Kidman finds solace with anguished teen

'Rabbit' thesp looks for guilt release valve

Annette Bening
“The Kids Are All Right”

Determined not to be the holdout anymore about welcoming her kids’ sperm donor in their lives, Nic forgoes wine — her usual social lubricant — in favor of loosening up by bonding with Paul over Joni Mitchell. The happiness is short-lived, though, when she comes upon evidence of her partner’s infidelity. She returns to the table, tight-lipped, and in taking a long swig of grape, Bening silently communicates a proudly controlling matriarch’s privately shattering embarrassment.

Nicole Kidman
“Rabbit Hole”

Disconnected from her husband’s way of grieving over their son’s accidental death, Becca looks to a chance encounter with the teenage driver who hit their child as a route to recovery. Sitting with the boy on a park bench, Kidman gingerly shows how the normally brittle Becca finds a sense of grace and engagement again, with gently mothering inquiries, small talk, and even comforting words about his own feelings of guilt.

Jennifer Lawrence
“Winter’s Bone”

Both calmed and energized by having to take care of her younger siblings — especially in the wake of her father’s ominous disappearance — eminently responsible Ree tries to show them how to skin and prep a squirrel for stewing. But when her brother gets squeamish, her mettle quickly rises to the surface as she admonishes him, “There’s a bunch of stuff you’re gonna have to get over bein’ scared of.”

Natalie Portman
“Black Swan”

When rage at her imagined nemesis turns to shockingly bloody action, Nina must gather herself to go on as the black swan in “Swan Lake.” What washes over this perfectionist ballerina, however, is something less like transformation and more like possession.
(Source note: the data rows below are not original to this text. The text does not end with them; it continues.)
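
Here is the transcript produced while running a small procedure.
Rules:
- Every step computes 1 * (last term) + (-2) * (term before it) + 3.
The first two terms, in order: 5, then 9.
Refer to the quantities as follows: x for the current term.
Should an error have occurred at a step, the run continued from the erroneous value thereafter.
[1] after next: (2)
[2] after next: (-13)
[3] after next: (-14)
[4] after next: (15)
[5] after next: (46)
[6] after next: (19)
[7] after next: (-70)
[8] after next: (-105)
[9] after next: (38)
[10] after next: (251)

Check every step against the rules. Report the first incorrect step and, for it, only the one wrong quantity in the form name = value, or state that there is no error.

Recomputing the run from the initial state:
step 1: x = 2
step 2: x = -13
step 3: x = -14
step 4: x = 15
step 5: x = 46
step 6: x = 19
step 7: x = -70
step 8: x = -105
step 9: x = 38
step 10: x = 251
This matches the transcript at every step.

no error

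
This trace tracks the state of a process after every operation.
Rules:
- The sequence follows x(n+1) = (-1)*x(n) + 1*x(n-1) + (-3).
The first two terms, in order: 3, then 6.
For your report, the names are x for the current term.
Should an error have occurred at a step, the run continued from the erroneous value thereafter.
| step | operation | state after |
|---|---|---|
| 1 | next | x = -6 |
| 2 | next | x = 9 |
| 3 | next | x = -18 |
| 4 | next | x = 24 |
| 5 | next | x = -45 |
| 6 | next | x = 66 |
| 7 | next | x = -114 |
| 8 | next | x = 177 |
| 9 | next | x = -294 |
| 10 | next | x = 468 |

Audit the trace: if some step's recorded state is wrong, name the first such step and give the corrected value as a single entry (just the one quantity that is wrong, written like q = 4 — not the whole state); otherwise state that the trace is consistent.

1. x = -1*(6) + (1)*(3) + (-3) = -6 (agrees with the trace)
2. x = -1*(-6) + (1)*(6) + (-3) = 9 (checks out)
3. x = -1*(9) + (1)*(-6) + (-3) = -18 (verified)
4. x = -1*(-18) + (1)*(9) + (-3) = 24 (same as recorded)
5. x = -1*(24) + (1)*(-18) + (-3) = -45 (verified)
6. x = -1*(-45) + (1)*(24) + (-3) = 66 (exactly as logged)
7. x = -1*(66) + (1)*(-45) + (-3) = -114 (in agreement)
8. x = -1*(-114) + (1)*(66) + (-3) = 177 (same as recorded)
9. x = -1*(177) + (1)*(-114) + (-3) = -294 (agrees with the trace)
10. x = -1*(-294) + (1)*(177) + (-3) = 468 (checks out)
Every step is consistent.

no error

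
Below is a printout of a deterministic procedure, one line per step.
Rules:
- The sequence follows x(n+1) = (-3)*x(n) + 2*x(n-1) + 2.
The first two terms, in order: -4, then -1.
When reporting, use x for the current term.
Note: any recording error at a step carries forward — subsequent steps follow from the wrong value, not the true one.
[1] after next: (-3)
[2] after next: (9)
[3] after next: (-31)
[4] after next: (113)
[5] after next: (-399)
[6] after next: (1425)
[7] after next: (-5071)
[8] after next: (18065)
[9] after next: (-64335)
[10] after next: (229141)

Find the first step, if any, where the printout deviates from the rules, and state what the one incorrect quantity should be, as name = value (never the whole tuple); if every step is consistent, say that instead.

step 10, x = 229137

step 1: x = -3*(-1) + (2)*(-4) + (2) = -3 -> in agreement
step 2: x = -3*(-3) + (2)*(-1) + (2) = 9 -> checks out
step 3: x = -3*(9) + (2)*(-3) + (2) = -31 -> confirmed correct
step 4: x = -3*(-31) + (2)*(9) + (2) = 113 -> confirmed correct
step 5: x = -3*(113) + (2)*(-31) + (2) = -399 -> exactly as logged
step 6: x = -3*(-399) + (2)*(113) + (2) = 1425 -> agrees with the printout
step 7: x = -3*(1425) + (2)*(-399) + (2) = -5071 -> same as recorded
step 8: x = -3*(-5071) + (2)*(1425) + (2) = 18065 -> no discrepancy
step 9: x = -3*(18065) + (2)*(-5071) + (2) = -64335 -> consistent with the printout
step 10: x = -3*(-64335) + (2)*(18065) + (2) = 229137 -> this is not what the printout shows
First deviation found at step 10; the corrected entry is x = 229137.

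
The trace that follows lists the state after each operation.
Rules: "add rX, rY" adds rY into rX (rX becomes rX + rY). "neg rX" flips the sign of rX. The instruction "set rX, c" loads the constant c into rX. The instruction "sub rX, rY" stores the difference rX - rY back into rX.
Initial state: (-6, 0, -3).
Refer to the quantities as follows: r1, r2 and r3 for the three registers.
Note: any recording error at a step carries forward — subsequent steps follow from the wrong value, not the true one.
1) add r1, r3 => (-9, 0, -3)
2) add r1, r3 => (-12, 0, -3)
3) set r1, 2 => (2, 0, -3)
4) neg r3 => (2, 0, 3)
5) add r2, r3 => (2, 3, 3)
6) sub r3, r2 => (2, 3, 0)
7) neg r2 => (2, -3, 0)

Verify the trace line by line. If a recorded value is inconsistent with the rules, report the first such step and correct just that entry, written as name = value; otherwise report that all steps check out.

no error

1. r1 = -6 + -3 = -9 (matches)
2. r1 = -9 + -3 = -12 (in agreement)
3. r1 = 2 (matches)
4. r3 = -(-3) = 3 (exactly as logged)
5. r2 = 0 + 3 = 3 (in agreement)
6. r3 = 3 - 3 = 0 (matches)
7. r2 = -(3) = -3 (in agreement)
The recomputation confirms every line.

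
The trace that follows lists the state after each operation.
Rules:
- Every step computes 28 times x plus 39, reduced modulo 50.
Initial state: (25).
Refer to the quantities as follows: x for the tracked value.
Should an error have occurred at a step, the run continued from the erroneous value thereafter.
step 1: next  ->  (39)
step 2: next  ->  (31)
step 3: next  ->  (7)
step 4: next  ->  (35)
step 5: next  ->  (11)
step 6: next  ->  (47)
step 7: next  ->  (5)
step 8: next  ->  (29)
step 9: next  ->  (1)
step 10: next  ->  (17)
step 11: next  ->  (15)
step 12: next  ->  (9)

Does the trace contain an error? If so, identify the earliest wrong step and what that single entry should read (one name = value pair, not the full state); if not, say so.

step 5, x = 19

Step 1: x = (28*25 + 39) mod 50 = 39 — confirmed correct.
Step 2: x = (28*39 + 39) mod 50 = 31 — exactly as logged.
Step 3: x = (28*31 + 39) mod 50 = 7 — agrees with the trace.
Step 4: x = (28*7 + 39) mod 50 = 35 — no discrepancy.
Step 5: x = (28*35 + 39) mod 50 = 19 — the trace disagrees here.
The earliest wrong entry is at step 5: it should read x = 19.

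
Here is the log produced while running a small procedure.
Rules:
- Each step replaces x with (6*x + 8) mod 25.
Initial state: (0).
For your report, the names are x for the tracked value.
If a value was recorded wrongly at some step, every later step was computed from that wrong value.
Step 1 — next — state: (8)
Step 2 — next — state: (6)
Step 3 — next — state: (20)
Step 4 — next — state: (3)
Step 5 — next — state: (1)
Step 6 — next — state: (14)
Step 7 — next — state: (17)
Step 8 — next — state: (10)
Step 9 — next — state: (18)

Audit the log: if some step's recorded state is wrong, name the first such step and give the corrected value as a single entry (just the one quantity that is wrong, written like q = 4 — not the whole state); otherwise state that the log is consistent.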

Portman brings every scary fissure in Nina’s journey up till that point to a kind of crazily metamorphic deliverance, in woozy, surging close-ups that capture an artist both lost and found.

Michelle Williams
“Blue Valentine”

Back home with her hotheaded husband after he instigated a violent scene at her place of work, Cindy, still in her nurse’s scrubs, lets loose a teary explanation why they should divorce. “No, no, no, no, no,” she pleads when he tries to embrace her, fearful of how susceptible she is to his promises. After relenting, she breaks free of his arms, and Williams squints and pinches the bridge of her nose, as if Cindy had been dosed with something she knows isn’t good for her.